Happy Hours, Indeed – Years ago I wrote a short story titled, “Happy Hours,” which began:

The idea, like all of his good ideas lately, came while he was drinking. A book, Dick Sullivan thought. A coffee table book with heavy, white paper and rich, textured photographs of the best hotel bars in America. The Round Robin at the Willard in Washington, D.C. The Bookstore Bar at the Alexis in Seattle. The lobby of the Algonquin in New York. The bar in the Pump Room at the Ambassador East in Chicago. Yes. And, woven throughout, a winding, wistful essay – his words – examining the decisive role hotel bars have played in the unfolding American drama.

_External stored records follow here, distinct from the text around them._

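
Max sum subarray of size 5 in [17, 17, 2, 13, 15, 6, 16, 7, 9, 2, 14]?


[0:5]: 64
[1:6]: 53
[2:7]: 52
[3:8]: 57
[4:9]: 53
[5:10]: 40
[6:11]: 48

Max: 64 at [0:5]


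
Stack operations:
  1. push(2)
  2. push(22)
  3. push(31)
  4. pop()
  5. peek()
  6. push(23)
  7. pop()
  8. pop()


push(2) -> [2]
push(22) -> [2, 22]
push(31) -> [2, 22, 31]
pop()->31, [2, 22]
peek()->22
push(23) -> [2, 22, 23]
pop()->23, [2, 22]
pop()->22, [2]

Final stack: [2]


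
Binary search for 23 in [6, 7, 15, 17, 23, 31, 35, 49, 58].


Step 1: lo=0, hi=8, mid=4, val=23

Found at index 4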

In the story, twice-divorced, down-on-his-luck salesman Dick Sullivan fantasizes about illustrating his book with photographs made by his neighbor back home in Milwaukee, Mary Kelly. The good news is Meet Me in the Bar is a much better book than Dick and Mary would ever publish; but, of course, the book in my story, like Dick’s love for Mary, would never be consummated. Meet Me in the Bar features many examples, minor and major, of the convergence of fact-and-fiction, of the coming together of real-life, dream-life and out-and-out fiction, which, of course, is the story of every hotel and every hotel bar everywhere in the world.